The United States Army Reserve at Fort Lawton is set to become just another part of Seattle's history later this year.
A federal Base Realignment and Closure Commission (BRAC) has included the 38-acre Lawton complex at the edge of Discovery Park on a list of nationwide military installations it wants to shut down.
What would happen to the property afterward is still up in the air, according to Mike DeCesare, communications director for Congressman Jim McDermott (D-Seattle). "There's been all kinds of talk about possibilities for it," DeCesare said.
But getting bumped off the closure list isn't one of them because Congress has to OK or reject the entire package to avoid "various political footballs," he added.

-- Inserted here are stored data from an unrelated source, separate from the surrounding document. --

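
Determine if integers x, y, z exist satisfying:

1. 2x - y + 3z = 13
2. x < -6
Yes

Take x = -7, y = 0, z = 9. Substituting into each constraint:
  (1) 2(-7) + 0 + 3(9) = 13 ✓
  (2) -7 < -6 ✓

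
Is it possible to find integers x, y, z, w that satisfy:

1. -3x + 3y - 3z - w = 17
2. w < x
Yes

Take x = 2, y = 0, z = -8, w = 1. Substituting into each constraint:
  (1) -3(2) + 3(0) - 3(-8) + (-1) = 17 ✓
  (2) 1 < 2 ✓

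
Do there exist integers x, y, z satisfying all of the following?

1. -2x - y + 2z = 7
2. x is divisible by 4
Yes

Take x = 0, y = -7, z = 0. Substituting into each constraint:
  (1) -2(0) + 7 + 2(0) = 7 ✓
  (2) 0 = 4 × 0, remainder 0 ✓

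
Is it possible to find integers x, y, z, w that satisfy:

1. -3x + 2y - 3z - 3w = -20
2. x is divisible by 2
Yes

Take x = 0, y = -10, z = 0, w = 0. Substituting into each constraint:
  (1) -3(0) + 2(-10) - 3(0) - 3(0) = -20 ✓
  (2) 0 = 2 × 0, remainder 0 ✓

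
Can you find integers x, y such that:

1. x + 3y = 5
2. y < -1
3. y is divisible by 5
Yes

Take x = 20, y = -5. Substituting into each constraint:
  (1) 20 + 3(-5) = 5 ✓
  (2) -5 < -1 ✓
  (3) -5 = 5 × -1, remainder 0 ✓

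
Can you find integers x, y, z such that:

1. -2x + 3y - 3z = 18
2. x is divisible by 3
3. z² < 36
Yes

Take x = 0, y = 6, z = 0. Substituting into each constraint:
  (1) -2(0) + 3(6) - 3(0) = 18 ✓
  (2) 0 = 3 × 0, remainder 0 ✓
  (3) z² = (0)² = 0, and 0 < 36 ✓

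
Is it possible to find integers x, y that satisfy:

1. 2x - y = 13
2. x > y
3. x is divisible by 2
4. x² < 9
Yes

Take x = 0, y = -13. Substituting into each constraint:
  (1) 2(0) + 13 = 13 ✓
  (2) 0 > -13 ✓
  (3) 0 = 2 × 0, remainder 0 ✓
  (4) x² = (0)² = 0, and 0 < 9 ✓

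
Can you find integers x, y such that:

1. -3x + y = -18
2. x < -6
Yes

Take x = -7, y = -39. Substituting into each constraint:
  (1) -3(-7) + (-39) = -18 ✓
  (2) -7 < -6 ✓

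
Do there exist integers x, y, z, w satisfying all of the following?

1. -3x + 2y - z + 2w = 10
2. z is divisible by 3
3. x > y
Yes

Take x = 2, y = 1, z = 0, w = 7. Substituting into each constraint:
  (1) -3(2) + 2(1) + 0 + 2(7) = 10 ✓
  (2) 0 = 3 × 0, remainder 0 ✓
  (3) 2 > 1 ✓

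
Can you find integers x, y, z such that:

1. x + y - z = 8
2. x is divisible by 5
Yes

Take x = 0, y = 8, z = 0. Substituting into each constraint:
  (1) 0 + 8 + 0 = 8 ✓
  (2) 0 = 5 × 0, remainder 0 ✓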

Congress members can't "cherry-pick" at the list, which was prepared with careful consideration by the independent commission, DeCesare said.

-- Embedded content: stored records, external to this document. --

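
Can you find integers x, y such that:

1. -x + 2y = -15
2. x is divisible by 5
Yes

Take x = 25, y = 5. Substituting into each constraint:
  (1) (-25) + 2(5) = -15 ✓
  (2) 25 = 5 × 5, remainder 0 ✓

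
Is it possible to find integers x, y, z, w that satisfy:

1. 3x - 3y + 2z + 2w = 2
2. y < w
Yes

Take x = 1, y = -1, z = -2, w = 0. Substituting into each constraint:
  (1) 3(1) - 3(-1) + 2(-2) + 2(0) = 2 ✓
  (2) -1 < 0 ✓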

It's too early in the process to determine "what, if any, uses the city might have for the property," said Marty McOmber, a spokesman for Mayor Greg Nickels. So far, he added, the mayor's staff is just batting around ideas that include the possibility of turning the property into a park.
That seems a little unlikely, according to parks department spokeswoman Dewey Potter. "It's not very useful for any municipal purposes like a park," she said. But Seattle Parks and Recreation has not completely ruled out the possibility. "I would say we would obviously take a look at the proposal," Potter added.
The military would get first dibs on the property, DeCesare said. If the military isn't interested, there is a hierarchy of other uses that would be considered, he added.
According to a base-closure report prepared by the Department of Defense Office of Economic Adjustment, the first step after the land is surplused would be to form a Local Redevelopment Authority (LRA).
The LRA would be a broad-based organization representing all stakeholders and affected jurisdictions, and it would manage the community adjustment and reuse planning process.
The planning process could become controversial in Magnolia. That's because "(t)he LRA undertakes outreach to representatives of the homeless and solicits notices of interest in base property from eligible public benefit recipients to assist the planning effort," according to the report.
"An LRA must specifically consider the needs of the homeless, as well as local community and economic development requirements," the report adds. Other uses listed in the report include schools, hospitals and correctional facilities.
With a Lawton closure, reserve operations would shift to Fort Lewis, according to Fort Lawton spokeswoman Maj. Hillary Luton. She noted that Congress still has to approve the list after President George Bush accepts or rejects the BRAC recommendations in their entirety. The deadline for that decision is Sept. 23.
Moving the reserve center south wouldn't be a problem, according to Luton. "The Army Reserve is changing," she said. "If we can become a more expeditionary force (by moving), all the better." DeCesare said he expected that a congressional decision on the base-closures would be made by the end of the year.
Meanwhile, personnel at the reserve center are in a "hurry up and wait" mode, according to Maj. Luton. "The Army is good at that," she said.